This was first published in my newsletter earlier this year.
During our ministry staff devotions this week we ended up talking about what our Christian responsibility is to those in positions of power whose attitudes and beliefs about racial justice (among other areas) are damaging to people. These powerful individuals could be a parent, a boss, or someone whose own access to racial privilege grants them a measure of power.
It’s not a theoretical question. I’ve had lots of conversations in recent months with people who’ve been wrestling with exactly this. How do I respond when I see, overhear, or experience a racially damaging perspective or action? After this initial question comes the follow-ups: Who might be impacted if I don’t respond? How will my silence be interpreted? What will be the personal cost if I speak up?
One of the ways I think many of us respond to these sorts of scenarios is by being diplomatic. Our strategy is to determine which sort of response will be most effective in getting the powerful offender to change. So, when that racist thing is said or done, we start asking how questions: How can I get this person to see what they’ve done? How can I gain this person’s trust so that I can say the difficult thing? How can I bring up this racist encounter without alienating them?
I don’t know about you, but I’m not a very good diplomat. I’m unable to keep anyone at the table and I certainly can’t know, on any given day, what is just the right way to point out that instance of racism.
In the end, much of our attempted diplomacy ends up being little more than negotiating around the edges of an inferno. Or some polite conversation amidst unmitigated theft and plunder.
I’ve come to believe that Christians oftentimes take the diplomatic approach in order to avoid telling the truth. By focusing on the how we overlook the what. What damage has been caused by this person’s words or actions? What lie has been advanced? What truth needs to be articulated? As followers of the embodiment of truth, our loyalties are to the Truth, even when it’s impossible to speak that truth diplomatically.
During our staff conversation I said something I’d not quite verbalized before: I think the Holy Spirit is the diplomat. We are called to speak the truth in love. It’s not our responsibility to determine whether the truth will be received or not; this is something that God alone can do.
So let’s not confuse our timidity with an effective diplomatic strategy. Let’s pray for courage and commit ourselves to speaking the truth all the time. (Try this, for example: The president is not investigating election fraud; he’s attempting to disenfranchise voters of color.) And then let’s trust that the Holy Spirit is more than capable to make even the most powerfully heard-hearted person tender to the truth.

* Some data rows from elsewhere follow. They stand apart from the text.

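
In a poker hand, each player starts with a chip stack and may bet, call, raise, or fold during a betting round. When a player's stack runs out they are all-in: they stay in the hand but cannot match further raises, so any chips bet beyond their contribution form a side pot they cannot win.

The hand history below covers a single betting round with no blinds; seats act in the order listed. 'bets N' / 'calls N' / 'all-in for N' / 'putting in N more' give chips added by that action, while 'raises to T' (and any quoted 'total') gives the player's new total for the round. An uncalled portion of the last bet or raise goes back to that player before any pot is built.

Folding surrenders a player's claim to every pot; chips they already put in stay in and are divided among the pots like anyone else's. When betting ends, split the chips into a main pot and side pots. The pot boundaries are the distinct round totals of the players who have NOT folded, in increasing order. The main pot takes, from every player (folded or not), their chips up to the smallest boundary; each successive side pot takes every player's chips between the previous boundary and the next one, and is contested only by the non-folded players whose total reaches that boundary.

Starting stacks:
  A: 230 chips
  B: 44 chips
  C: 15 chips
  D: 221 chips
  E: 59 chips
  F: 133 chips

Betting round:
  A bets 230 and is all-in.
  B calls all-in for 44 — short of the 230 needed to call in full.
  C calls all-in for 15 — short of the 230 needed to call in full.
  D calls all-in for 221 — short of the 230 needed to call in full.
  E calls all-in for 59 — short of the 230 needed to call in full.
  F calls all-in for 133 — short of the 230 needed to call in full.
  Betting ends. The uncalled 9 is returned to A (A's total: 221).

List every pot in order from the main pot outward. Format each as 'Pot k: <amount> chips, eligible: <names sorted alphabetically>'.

Contributions (after 9 returned to A): A=221, B=44, C=15, D=221, E=59, F=133
Pot levels (distinct totals of non-folded players): 15, 44, 59, 133, 221
Layer 1-15: 15 each from A, B, C, D, E, F = 15*6 = 90 chips; eligible A, B, C, D, E, F
Layer 16-44: 29 each from A, B, D, E, F = 29*5 = 145 chips; eligible A, B, D, E, F
Layer 45-59: 15 each from A, D, E, F = 15*4 = 60 chips; eligible A, D, E, F
Layer 60-133: 74 each from A, D, F = 74*3 = 222 chips; eligible A, D, F
Layer 134-221: 88 each from A, D = 88*2 = 176 chips; eligible A, D

Pot 1: 90 chips, eligible: A, B, C, D, E, F
Pot 2: 145 chips, eligible: A, B, D, E, F
Pot 3: 60 chips, eligible: A, D, E, F
Pot 4: 222 chips, eligible: A, D, F
Pot 5: 176 chips, eligible: A, D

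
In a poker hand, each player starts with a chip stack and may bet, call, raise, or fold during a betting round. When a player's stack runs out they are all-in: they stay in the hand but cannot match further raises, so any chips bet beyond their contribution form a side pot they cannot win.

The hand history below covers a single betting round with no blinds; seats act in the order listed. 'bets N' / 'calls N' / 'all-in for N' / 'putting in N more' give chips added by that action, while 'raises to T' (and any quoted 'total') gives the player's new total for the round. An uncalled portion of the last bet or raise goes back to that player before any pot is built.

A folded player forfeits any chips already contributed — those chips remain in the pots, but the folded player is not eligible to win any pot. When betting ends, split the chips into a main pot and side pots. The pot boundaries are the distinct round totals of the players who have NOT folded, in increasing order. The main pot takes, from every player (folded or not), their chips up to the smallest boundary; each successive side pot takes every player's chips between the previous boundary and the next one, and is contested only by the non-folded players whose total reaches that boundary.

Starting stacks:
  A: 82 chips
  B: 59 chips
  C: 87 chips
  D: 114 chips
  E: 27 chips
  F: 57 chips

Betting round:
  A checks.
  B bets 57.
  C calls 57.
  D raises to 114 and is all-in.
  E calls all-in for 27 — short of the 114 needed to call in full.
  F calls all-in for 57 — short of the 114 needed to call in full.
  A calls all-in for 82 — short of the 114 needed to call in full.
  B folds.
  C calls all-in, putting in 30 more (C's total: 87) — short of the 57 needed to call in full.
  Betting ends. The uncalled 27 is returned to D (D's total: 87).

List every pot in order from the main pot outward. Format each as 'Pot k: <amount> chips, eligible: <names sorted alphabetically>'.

Pot 1: 162 chips, eligible: A, C, D, E, F
Pot 2: 150 chips, eligible: A, C, D, F
Pot 3: 75 chips, eligible: A, C, D
Pot 4: 10 chips, eligible: C, D

Derivation:
Contributions (after 27 returned to D): A=82, B=57, C=87, D=87, E=27, F=57
Folded: B
Pot levels (distinct totals of non-folded players): 27, 57, 82, 87
Layer 1-27: 27 each from A, B, C, D, E, F = 27*6 = 162 chips; eligible A, C, D, E, F
Layer 28-57: 30 each from A, B, C, D, F = 30*5 = 150 chips; eligible A, C, D, F
Layer 58-82: 25 each from A, C, D = 25*3 = 75 chips; eligible A, C, D
Layer 83-87: 5 each from C, D = 5*2 = 10 chips; eligible C, D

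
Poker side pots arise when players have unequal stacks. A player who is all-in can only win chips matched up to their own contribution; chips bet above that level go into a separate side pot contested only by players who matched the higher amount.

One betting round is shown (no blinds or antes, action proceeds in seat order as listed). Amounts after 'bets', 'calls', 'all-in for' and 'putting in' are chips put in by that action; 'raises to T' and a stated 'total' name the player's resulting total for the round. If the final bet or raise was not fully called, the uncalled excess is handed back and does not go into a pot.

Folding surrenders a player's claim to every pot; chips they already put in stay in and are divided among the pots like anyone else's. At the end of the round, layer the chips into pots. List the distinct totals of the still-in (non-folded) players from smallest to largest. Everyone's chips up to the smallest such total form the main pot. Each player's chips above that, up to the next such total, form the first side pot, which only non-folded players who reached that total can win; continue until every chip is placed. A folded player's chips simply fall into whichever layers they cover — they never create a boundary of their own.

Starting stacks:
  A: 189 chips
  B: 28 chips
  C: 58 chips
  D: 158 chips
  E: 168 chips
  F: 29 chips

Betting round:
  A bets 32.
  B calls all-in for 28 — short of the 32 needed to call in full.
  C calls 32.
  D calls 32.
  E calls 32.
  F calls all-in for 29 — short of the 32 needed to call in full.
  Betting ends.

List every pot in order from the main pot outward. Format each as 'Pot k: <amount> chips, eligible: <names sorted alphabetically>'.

Pot 1: 168 chips, eligible: A, B, C, D, E, F
Pot 2: 5 chips, eligible: A, C, D, E, F
Pot 3: 12 chips, eligible: A, C, D, E

Derivation:
Contributions: A=32, B=28, C=32, D=32, E=32, F=29
Pot levels (distinct totals of non-folded players): 28, 29, 32
Layer 1-28: 28 each from A, B, C, D, E, F = 28*6 = 168 chips; eligible A, B, C, D, E, F
Layer 29-29: 1 each from A, C, D, E, F = 1*5 = 5 chips; eligible A, C, D, E, F
Layer 30-32: 3 each from A, C, D, E = 3*4 = 12 chips; eligible A, C, D, E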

(A postscript: None of this is easy, especially for those of you who will experience painful repercussions for speaking truthfully. Here we need two things. First, wisdom to know what to say and when to say it. Wisdom, unlike our attempts at diplomacy, never tells half-truths. And thankfully, the Spirit wants to give us wisdom. Second, for those with some racial privilege, the constant reminder that whatever blow-back we experience from telling the truth about racism pales when compared to, you know, experiencing it.)